I have a 3 node ES setup with 16GB with 8GB JVM settings, 1 index, 5 shards.
I have turned off refresh ("-1"), set replica to 0, increased the index buffer size to 30%.
On my upload side I have 22 threads running 150 docs per request of bulk insert.
For all of my nodes and upload machines the CPU, Memory, SSD Disk IO is low.
I've been able to get about 30k-40k inserts per/minute, but that seems really slow to me since others have been able to do 2k-3k per/sec. My documents do have nested json, but they don't seem to be very large to me (Is there way to check a single size doc or average?).
I would like to be able to bulk upload these documents in less than 12 - 24hrs and seems like ES should handle that, but once I get to 1 million it seems like it slows to a crawl.
I'm pretty new to ES so any help would be appreciated.
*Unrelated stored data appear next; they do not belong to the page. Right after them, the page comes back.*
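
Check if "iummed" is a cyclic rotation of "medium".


Word: "medium", Candidate: "iummed"
Method: check if candidate is substring of word+word
"mediummedium" contains "iummed"? Yes
Is rotation = Yes


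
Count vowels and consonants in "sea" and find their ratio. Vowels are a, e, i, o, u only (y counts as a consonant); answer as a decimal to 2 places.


Word: "sea"
Vowels (a,e,i,o,u): 2
Consonants: 1
Ratio = 2/1
= 2.00


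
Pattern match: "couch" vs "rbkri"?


Pattern of "couch": [0, 1, 2, 0, 3]
Pattern of "rbkri": [0, 1, 2, 0, 3]
Patterns match
Same pattern = Yes


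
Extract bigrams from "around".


Word: "around" (length 6)
Number of bigrams = 6 - 2 + 1 = 5
  Position 0: "ar"
  Position 1: "ro"
  Position 2: "ou"
  Position 3: "un"
  Position 4: "nd"
Bigrams = "ar", "ro", "ou", "un", "nd"


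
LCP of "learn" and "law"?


Word 1: "learn"
Word 2: "law"
Comparing from start:
  Pos 0: 'l' == 'l'
  Pos 1: 'e' != 'a' (stop)
LCP = "l" (length 1)


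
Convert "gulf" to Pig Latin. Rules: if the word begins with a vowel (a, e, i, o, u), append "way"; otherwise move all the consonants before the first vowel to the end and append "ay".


Word: "gulf"
Starts with consonant(s) → move to end, add 'ay'
Consonant cluster: "g"
Pig Latin = "ulfgay"


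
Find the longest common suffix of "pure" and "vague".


Word 1: "pure"
Word 2: "vague"
Comparing from end:
  Pos -1: 'e' == 'e'
  Pos -2: 'r' != 'u' (stop)
LCS = "e" (length 1)


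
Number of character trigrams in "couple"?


Word: "couple" (length 6)
Number of 3-grams = length - 3 + 1 = 6 - 3 + 1
= 4


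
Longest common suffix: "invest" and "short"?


Word 1: "invest"
Word 2: "short"
Comparing from end:
  Pos -1: 't' == 't'
  Pos -2: 's' != 'r' (stop)
LCS = "t" (length 1)


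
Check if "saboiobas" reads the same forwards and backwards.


Word: "saboiobas"
Reversed: "saboiobas"
Forward == Backward? saboiobas == saboiobas
Palindrome = Yes


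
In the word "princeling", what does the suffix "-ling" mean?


Suffix: -ling
As in: princeling -> prince + -ling
Meaning = small / young


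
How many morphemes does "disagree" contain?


Word: "disagree"
Morphemes: dis- + agree
Each morpheme carries meaning
= 2 morphemes


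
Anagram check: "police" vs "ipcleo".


Word 1: "police" → sorted: ceilop
Word 2: "ipcleo" → sorted: ceilop
Same letters? ceilop == ceilop
Anagram = Yes


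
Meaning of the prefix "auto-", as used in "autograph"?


Prefix: auto-
As in: autograph -> auto- + graph
Meaning = self


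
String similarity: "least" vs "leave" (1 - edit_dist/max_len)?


Word 1: "least" (length 5)
Word 2: "leave" (length 5)
One optimal edit sequence:
  1. keep 'l'
  2. keep 'e'
  3. keep 'a'
  4. substitute 's' -> 'v'  (+1)
  5. substitute 't' -> 'e'  (+1)
Edit distance = 2
Max length = max(5, 5) = 5
Similarity = 1 - 2/5
= 0.6000


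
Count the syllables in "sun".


Word: "sun"
Syllable breakdown: sun
Counting: 1 part
= 1 syllable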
I know this seems like question that has already been asked, but I've tried just about everything that I could find and wonder why my upload speed is a factor slower.
I've also checked the logs and only saw some errors about mapping field couldn't change, but nothing about memory over or anything like that.
ES 6.3 is great, but I'm also finding that the API has changed a bunch to 6 and settings that people were using are no longer supported.